Muchos siguen sin entender lo que está pasando en Colombia, perplejos ante los hechos de violencia policial, los disturbios y las protestas. Pero la explicación se resume en una palabra: cólera.
Es decir, la rabia popular ante una crisis social explosiva y dramática. Lo más relevante de las marchas no son los casos de vandalismo o de abuso policial. Lo más relevante es la frustración de un pueblo que no tolera más la ineptitud de sus dirigentes, con un presidente que, en vez de liderar a la nación, corre detrás de quienes protestan, llegando tarde a las zonas de conflicto, tratando de apagar el incendio con soluciones que improvisa, a ver cuál le funciona. Así no se maneja un país y menos uno en crisis.
La pandemia agravó la situación económica y hoy hay 3,6 millones de pobres más que antes. Más del 42 % del país vive en la pobreza y más del 30 % vive en estado de vulnerabilidad. Esto significa que tres cuartas partes del país ya cayeron al abismo o están bordeando el precipicio, y basta apenas una enfermedad o la pérdida del empleo para sumarse a la penuria, la gente sin saber si va a tener con qué comer ese día o el mes entrante. Eso es inaceptable.

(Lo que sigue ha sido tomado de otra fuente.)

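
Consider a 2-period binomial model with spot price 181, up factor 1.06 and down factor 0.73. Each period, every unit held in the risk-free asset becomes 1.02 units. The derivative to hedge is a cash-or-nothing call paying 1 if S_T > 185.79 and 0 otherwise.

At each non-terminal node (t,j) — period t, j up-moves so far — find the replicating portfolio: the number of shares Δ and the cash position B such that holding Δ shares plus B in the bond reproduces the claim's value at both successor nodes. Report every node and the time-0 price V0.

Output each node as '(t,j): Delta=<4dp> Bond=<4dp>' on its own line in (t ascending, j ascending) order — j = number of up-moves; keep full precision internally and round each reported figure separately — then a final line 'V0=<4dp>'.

Under the risk-neutral measure, an up-move has probability p* = (R−d)/(u−d) = 0.8788 and values discount at R = 1.02.
Terminal payoffs: V(2,0)=0.0000, V(2,1)=0.0000, V(2,2)=1.0000
  t=1,j=0: stock 132.1300 → up 140.0578 (V=0.0000), down 96.4549 (V=0.0000). Price 0.0000; hedge Δ=0.0000, bond B=0.0000.
  t=1,j=1: stock 191.8600 → up 203.3716 (V=1.0000), down 140.0578 (V=0.0000). Price 0.8616; hedge Δ=0.0158, bond B=-2.1687.
  t=0,j=0: stock 181.0000 → up 191.8600 (V=0.8616), down 132.1300 (V=0.0000). Price 0.7423; hedge Δ=0.0144, bond B=-1.8685.
Self-financing check: at every node Δ·S+B equals the discounted successor values.

(0,0): Delta=0.0144 Bond=-1.8685
(1,0): Delta=0.0000 Bond=0.0000
(1,1): Delta=0.0158 Bond=-2.1687
V0=0.7423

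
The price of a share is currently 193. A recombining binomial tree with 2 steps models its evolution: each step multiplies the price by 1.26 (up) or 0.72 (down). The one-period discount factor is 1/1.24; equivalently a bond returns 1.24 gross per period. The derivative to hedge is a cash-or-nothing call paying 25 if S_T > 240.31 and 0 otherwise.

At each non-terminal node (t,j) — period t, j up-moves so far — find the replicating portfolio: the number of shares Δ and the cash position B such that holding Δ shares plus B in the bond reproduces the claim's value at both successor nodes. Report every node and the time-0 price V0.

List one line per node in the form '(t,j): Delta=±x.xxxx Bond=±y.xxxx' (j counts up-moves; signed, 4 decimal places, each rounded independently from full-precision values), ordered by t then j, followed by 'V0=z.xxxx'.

(0,0): Delta=0.1863 Bond=-20.8759
(1,0): Delta=0.0000 Bond=0.0000
(1,1): Delta=0.1904 Bond=-26.8817
V0=15.0770

Since d<R<u, set p* = (R−d)/(u−d) = 0.9630; price each node as the discounted p*-expectation of its children.
Payoff layer (t=2): V(2,0)=0.0000, V(2,1)=0.0000, V(2,2)=25.0000
Node (1,0) S=138.9600: V=(p*·0.0000+(1−p*)·0.0000)/1.24=0.0000; Δ=(0.0000−0.0000)/(175.0896−100.0512)=0.0000; B=V−Δ·S=0.0000
Node (1,1) S=243.1800: V=(p*·25.0000+(1−p*)·0.0000)/1.24=19.4146; Δ=(25.0000−0.0000)/(306.4068−175.0896)=0.1904; B=V−Δ·S=-26.8817
Node (0,0) S=193.0000: V=(p*·19.4146+(1−p*)·0.0000)/1.24=15.0770; Δ=(19.4146−0.0000)/(243.1800−138.9600)=0.1863; B=V−Δ·S=-20.8759
Root portfolio cost Δ·193+B reproduces V0=15.0770.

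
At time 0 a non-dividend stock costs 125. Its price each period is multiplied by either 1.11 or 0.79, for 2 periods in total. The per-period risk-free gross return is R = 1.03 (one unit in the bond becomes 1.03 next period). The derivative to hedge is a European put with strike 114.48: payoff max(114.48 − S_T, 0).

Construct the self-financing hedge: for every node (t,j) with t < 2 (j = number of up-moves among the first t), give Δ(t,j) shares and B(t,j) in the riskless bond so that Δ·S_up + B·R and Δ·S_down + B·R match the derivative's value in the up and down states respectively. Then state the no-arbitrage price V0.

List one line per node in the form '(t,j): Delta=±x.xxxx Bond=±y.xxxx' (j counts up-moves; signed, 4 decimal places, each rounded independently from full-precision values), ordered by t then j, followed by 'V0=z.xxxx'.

(0,0): Delta=-0.2804 Bond=38.9133
(1,0): Delta=-1.0000 Bond=111.1456
(1,1): Delta=-0.1096 Bond=16.3924
V0=3.8689

The replicating-portfolio and risk-neutral prices coincide; use p* = (1.03−0.79)/(1.11−0.79) = 0.7500 for the latter.
Terminal values V(2,·): V(2,0)=36.4675, V(2,1)=4.8675, V(2,2)=0.0000
(1,0): S=98.7500. Δ = (V_up−V_dn)/(S_up−S_dn) = (4.8675−36.4675)/(109.6125−78.0125) = -1.0000. V = [p*·4.8675 + (1−p*)·36.4675]/1.03 = 12.3956. B = V − Δ·S = 111.1456.
(1,1): S=138.7500. Δ = (V_up−V_dn)/(S_up−S_dn) = (0.0000−4.8675)/(154.0125−109.6125) = -0.1096. V = [p*·0.0000 + (1−p*)·4.8675]/1.03 = 1.1814. B = V − Δ·S = 16.3924.
(0,0): S=125.0000. Δ = (V_up−V_dn)/(S_up−S_dn) = (1.1814−12.3956)/(138.7500−98.7500) = -0.2804. V = [p*·1.1814 + (1−p*)·12.3956]/1.03 = 3.8689. B = V − Δ·S = 38.9133.
Each (Δ,B) replicates both successor values, so the strategy is self-financing and V0 is arbitrage-free.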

El pueblo está exasperado con una clase dirigente que tiene muchos defectos, entre ellos la corrupción y la indolencia, pero el principal es la ineficiencia: la incapacidad de resolver los problemas más urgentes de la nación.
A raíz de la pandemia, Colombia impuso una de las políticas de encierro más severas del continente. Eso agudizó la crisis económica hasta puntos casi insostenibles. Pero todo eso se habría tolerado si al salir del encierro el país hubiera encontrado una política exitosa de vacunación que permitiera regresar a cierta normalidad. No fue el caso. El manejo de las vacunas en Colombia ha sido patético: vacunas negociadas mal y tarde, llegando a cuentagotas, con una lentitud insufrible, pero, eso sí, cada cargamento que llegaba de unas pocas vacunas lo cubrían con la bandera nacional y lo celebraban con bombos y platillos. Una ridiculez que sólo resaltaba la ineptitud de los gobernantes.
Como si eso no bastara, en plena pandemia el Gobierno propuso una reforma tributaria que castigaría principalmente a la clase media, a la vez que contemplaba la opción de comprar aviones de guerra. Ese fue el detonante. Entonces surgieron las protestas, la mayoría pacíficas, pero también con actos de vandalismo, infiltrados terroristas y hechos deplorables de abuso policial. Pero lo que alienta todo eso es una crisis social sin precedentes, con hambre y desesperación. Un polvorín que, ahora que ha estallado, nadie sabe cómo apagar.
Dicen que los países tienen los gobiernos que se merecen. En este caso no es cierto. Colombia no se merece estos líderes sin compasión, tan ineptos para manejar el destino nacional y tan incapaces de atender las necesidades más básicas. Que, en pleno siglo XXI y con un país riquísimo en recursos naturales, tres cuartas partes del pueblo estén pasando hambre o estén asomando a la inminencia del hambre es una vergüenza que deshonra a sus gobernantes. Pero, entretanto, estos echan discursos, prometiendo soluciones que nunca llegan y ni siquiera oyen a quienes sufren. Y después se extrañan cuando la gente, desesperada, sale a marchar. Veremos si estos gritos de cólera los llegarán a oír.